Allows Databoost to be disabled; it is on by default given the point of this connector. However, there is something to be said about compatibility so that by default most users who haven't enabled Databoost can still use it, but that's to be discussed for later. Fixes #68
GoogleCloudDataproc · Sep 19, 2023 · b9473c4 · b9473c4
1 parent 983ea73
commit b9473c4
Showing 1 changed file with 8 additions and 1 deletion.
diff --git a/spark-3.1-spanner-lib/src/main/java/com/google/cloud/spark/spanner/SpannerScanner.java b/spark-3.1-spanner-lib/src/main/java/com/google/cloud/spark/spanner/SpannerScanner.java
@@ -89,14 +89,21 @@ public InputPartition[] planInputPartitions() {
     if (filters.length > 0) {
       sqlStmt += " WHERE " + SparkFilterUtils.getCompiledFilter(true, filters);
     }
+
+    // By default, dataBoost is enabled, given the point of this
+    // integration was to take advantage of dataBoost firstly.

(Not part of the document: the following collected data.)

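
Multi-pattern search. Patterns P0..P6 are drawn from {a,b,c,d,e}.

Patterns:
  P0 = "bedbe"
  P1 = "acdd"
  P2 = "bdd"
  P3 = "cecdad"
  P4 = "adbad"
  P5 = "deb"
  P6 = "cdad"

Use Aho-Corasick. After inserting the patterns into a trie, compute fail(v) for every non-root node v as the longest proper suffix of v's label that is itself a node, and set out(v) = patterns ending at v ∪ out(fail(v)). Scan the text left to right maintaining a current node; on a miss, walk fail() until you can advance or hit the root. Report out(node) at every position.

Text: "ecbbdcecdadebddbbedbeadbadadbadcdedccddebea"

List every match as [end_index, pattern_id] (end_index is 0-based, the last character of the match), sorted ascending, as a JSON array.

Build automaton:
Trie nodes:
  0='ε' goto a→6 b→1 c→12 d→22
  1='b' goto d→10 e→2
  2='be' goto d→3
  3='bed' goto b→4
  4='bedb' goto e→5
  5='bedbe' goto ·  ←P0
  6='a' goto c→7 d→18
  7='ac' goto d→8
  8='acd' goto d→9
  9='acdd' goto ·  ←P1
  10='bd' goto d→11
  11='bdd' goto ·  ←P2
  12='c' goto d→25 e→13
  13='ce' goto c→14
  14='cec' goto d→15
  15='cecd' goto a→16
  16='cecda' goto d→17
  17='cecdad' goto ·  ←P3
  18='ad' goto b→19
  19='adb' goto a→20
  20='adba' goto d→21
  21='adbad' goto ·  ←P4
  22='d' goto e→23
  23='de' goto b→24
  24='deb' goto ·  ←P5
  25='cd' goto a→26
  26='cda' goto d→27
  27='cdad' goto ·  ←P6

BFS fail/out derivation:
  n1('b'): parent n0 fail=0; on 'b' 0 → fail=0;  out ∅∪∅=∅
  n6('a'): parent n0 fail=0; on 'a' 0 → fail=0;  out ∅∪∅=∅
  n12('c'): parent n0 fail=0; on 'c' 0 → fail=0;  out ∅∪∅=∅
  n22('d'): parent n0 fail=0; on 'd' 0 → fail=0;  out ∅∪∅=∅
  n2('be'): parent n1 fail=0; on 'e' 0 → fail=0;  out ∅∪∅=∅
  n7('ac'): parent n6 fail=0; on 'c' 0 → fail=12;  out ∅∪∅=∅
  n10('bd'): parent n1 fail=0; on 'd' 0 → fail=22;  out ∅∪∅=∅
  n13('ce'): parent n12 fail=0; on 'e' 0 → fail=0;  out ∅∪∅=∅
  n18('ad'): parent n6 fail=0; on 'd' 0 → fail=22;  out ∅∪∅=∅
  n23('de'): parent n22 fail=0; on 'e' 0 → fail=0;  out ∅∪∅=∅
  n25('cd'): parent n12 fail=0; on 'd' 0 → fail=22;  out ∅∪∅=∅
  n3('bed'): parent n2 fail=0; on 'd' 0 → fail=22;  out ∅∪∅=∅
  n8('acd'): parent n7 fail=12; on 'd' 12 → fail=25;  out ∅∪∅=∅
  n11('bdd'): parent n10 fail=22; on 'd' 22→0 → fail=22;  out {2}∪∅={2}
  n14('cec'): parent n13 fail=0; on 'c' 0 → fail=12;  out ∅∪∅=∅
  n19('adb'): parent n18 fail=22; on 'b' 22→0 → fail=1;  out ∅∪∅=∅
  n24('deb'): parent n23 fail=0; on 'b' 0 → fail=1;  out {5}∪∅={5}
  n26('cda'): parent n25 fail=22; on 'a' 22→0 → fail=6;  out ∅∪∅=∅
  n4('bedb'): parent n3 fail=22; on 'b' 22→0 → fail=1;  out ∅∪∅=∅
  n9('acdd'): parent n8 fail=25; on 'd' 25→22→0 → fail=22;  out {1}∪∅={1}
  n15('cecd'): parent n14 fail=12; on 'd' 12 → fail=25;  out ∅∪∅=∅
  n20('adba'): parent n19 fail=1; on 'a' 1→0 → fail=6;  out ∅∪∅=∅
  n27('cdad'): parent n26 fail=6; on 'd' 6 → fail=18;  out {6}∪∅={6}
  n5('bedbe'): parent n4 fail=1; on 'e' 1 → fail=2;  out {0}∪∅={0}
  n16('cecda'): parent n15 fail=25; on 'a' 25 → fail=26;  out ∅∪∅=∅
  n21('adbad'): parent n20 fail=6; on 'd' 6 → fail=18;  out {4}∪∅={4}
  n17('cecdad'): parent n16 fail=26; on 'd' 26 → fail=27;  out {3}∪{6}={3,6}

Run:
pos 0 'e': at 0
pos 1 'c': at 12
pos 2 'b': at 1 (fail-walked)
pos 3 'b': at 1 (fail-walked)
pos 4 'd': at 10
pos 5 'c': at 12 (fail-walked)
pos 6 'e': at 13
pos 7 'c': at 14
pos 8 'd': at 15
pos 9 'a': at 16
pos 10 'd': at 17  → match P3@[5:10],P6@[7:10]
pos 11 'e': at 23 (fail-walked)
pos 12 'b': at 24  → match P5@[10:12]
pos 13 'd': at 10 (fail-walked)
pos 14 'd': at 11  → match P2@[12:14]
pos 15 'b': at 1 (fail-walked)
pos 16 'b': at 1 (fail-walked)
pos 17 'e': at 2
pos 18 'd': at 3
pos 19 'b': at 4
pos 20 'e': at 5  → match P0@[16:20]
pos 21 'a': at 6 (fail-walked)
pos 22 'd': at 18
pos 23 'b': at 19
pos 24 'a': at 20
pos 25 'd': at 21  → match P4@[21:25]
pos 26 'a': at 6 (fail-walked)
pos 27 'd': at 18
pos 28 'b': at 19
pos 29 'a': at 20
pos 30 'd': at 21  → match P4@[26:30]
pos 31 'c': at 12 (fail-walked)
pos 32 'd': at 25
pos 33 'e': at 23 (fail-walked)
pos 34 'd': at 22 (fail-walked)
pos 35 'c': at 12 (fail-walked)
pos 36 'c': at 12 (fail-walked)
pos 37 'd': at 25
pos 38 'd': at 22 (fail-walked)
pos 39 'e': at 23
pos 40 'b': at 24  → match P5@[38:40]
pos 41 'e': at 2 (fail-walked)
pos 42 'a': at 6 (fail-walked)

All matches (sorted): [[10,3],[10,6],[12,5],[14,2],[20,0],[25,4],[30,4],[40,5]]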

+    // Please see https://github.com/GoogleCloudDataproc/spark-spanner-connector/issues/68
+    boolean disableDataboost = this.opts.get("disableDataboost");
+    boolean enableDataboost = disableDataboost == null || !disableDataboost;
+
     try (BatchReadOnlyTransaction txn =
         batchClient.batchClient.batchReadOnlyTransaction(TimestampBound.strong())) {
       String mapAsJSON = SpannerUtils.serializeMap(this.opts);
       List<com.google.cloud.spanner.Partition> rawPartitions =
           txn.partitionQuery(
               PartitionOptions.getDefaultInstance(),
               Statement.of(sqlStmt),
-              Options.dataBoostEnabled(true));
+              Options.dataBoostEnabled(enableDataboost);
 
       List<Partition> parts =
           Streams.mapWithIndex(